Margin and financial controls
- Regulation T (Reg T): Federal Reserve margin framework (high level).
- Initial vs maintenance margin: required equity at entry vs ongoing minimums (high level).
- Mark-to-market: revaluing positions to current market value; drives margin requirements (high level).
- Margin call: demand for additional equity when requirements aren’t met (high level).
- House requirement: firm-set margin requirement that can be stricter than minimum regulatory rules (high level).
- Liquidation / restriction: actions taken when a margin call is not met; must follow WSPs (high level).
- Portfolio margin: risk-based margin methodology with specific disclosure/control requirements (high level).
- Credit terms disclosure: margin lending disclosures (concept; high level).
Trading controls and reporting (high level)
- Position limit / exercise limit: caps designed to reduce concentration/manipulation risk; monitored across related accounts (high level).
- Large position reporting: reporting requirements triggered by large option positions; requires aggregation controls (high level).
- Order marking / capacity: how an order is labeled (customer/proprietary/market maker, etc.); supports supervision and audit trail (high level).
- Best execution: obligation to seek favorable execution; still applies in options contexts (high level).

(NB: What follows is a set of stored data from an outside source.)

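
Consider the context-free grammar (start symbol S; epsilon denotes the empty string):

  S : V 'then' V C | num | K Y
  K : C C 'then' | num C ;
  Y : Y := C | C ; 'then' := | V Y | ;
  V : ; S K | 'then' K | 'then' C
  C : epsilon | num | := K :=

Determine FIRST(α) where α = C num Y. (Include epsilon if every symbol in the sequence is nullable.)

{ :=, num }

Add FIRST(C)\{epsilon} = { :=, num }; C is nullable, continue.
num is a terminal; add {num} and stop.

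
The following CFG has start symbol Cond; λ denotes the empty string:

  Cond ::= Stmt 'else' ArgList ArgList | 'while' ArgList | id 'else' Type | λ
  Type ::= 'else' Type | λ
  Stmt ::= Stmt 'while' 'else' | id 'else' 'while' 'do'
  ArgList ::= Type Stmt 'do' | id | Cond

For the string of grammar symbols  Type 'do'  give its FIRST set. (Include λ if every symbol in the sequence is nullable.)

Add FIRST(Type)\{λ} = { 'else' }; Type is nullable, continue.
'do' is a terminal; add {'do'} and stop.

{ 'do', 'else' }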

- Market access controls (Rule 15c3-5 concept): pre-trade risk controls, credit/capital limits, and supervision for DMA/sponsored access (high level).
- Error account / cancel and rebill: controlled error correction mechanisms with documentation and escalation (high level).

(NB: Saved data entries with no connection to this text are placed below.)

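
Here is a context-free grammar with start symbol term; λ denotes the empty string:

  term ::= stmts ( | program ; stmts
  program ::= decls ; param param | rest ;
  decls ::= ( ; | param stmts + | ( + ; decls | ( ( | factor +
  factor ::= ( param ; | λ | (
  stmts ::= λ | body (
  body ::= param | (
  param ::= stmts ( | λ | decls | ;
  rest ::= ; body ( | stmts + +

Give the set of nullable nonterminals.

Directly nullable (have an λ-production): factor, stmts, param.
body ::= param with every symbol nullable, so body is nullable.
No other nonterminal has a production whose RHS symbols are all nullable.

{ body, factor, param, stmts }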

Communications and sales practice
- Retail communication / correspondence / institutional communication: categories under FINRA communications rules (high level).
- Principal approval: required pre-use approval for certain communications; must be documented (high level).
- Do-not-call list: telemarketing compliance control; must be maintained and enforced (high level).
- Options worksheet: written example of strategy payoffs; must be fair, include risks/assumptions, and avoid misleading certainty (high level).
- Promissory language: statements implying certainty/guarantees; generally prohibited in regulated communications (high level).
AML, privacy, and personnel controls
- AML: anti-money laundering program concepts (high level).
- CIP: Customer Identification Program.
- KYC: Know Your Customer.
- Reg S-P: privacy of consumer financial information and safeguarding requirements (high level).
- Form U4 / Form U5: registration/termination forms; must be accurate and timely (high level).
- CE (Regulatory Element / Firm Element): continuing education requirements and tracking obligations (high level).
- Heightened supervision: increased oversight for higher-risk reps or conduct concerns; must be documented (high level).
- Noncash compensation: sales incentive controls; improper incentives can create supervision risk (high level).
- OBA / PST: outside business activities / private securities transactions (high level).
- Statutory disqualification: disqualifying events that can restrict association/registration (high level).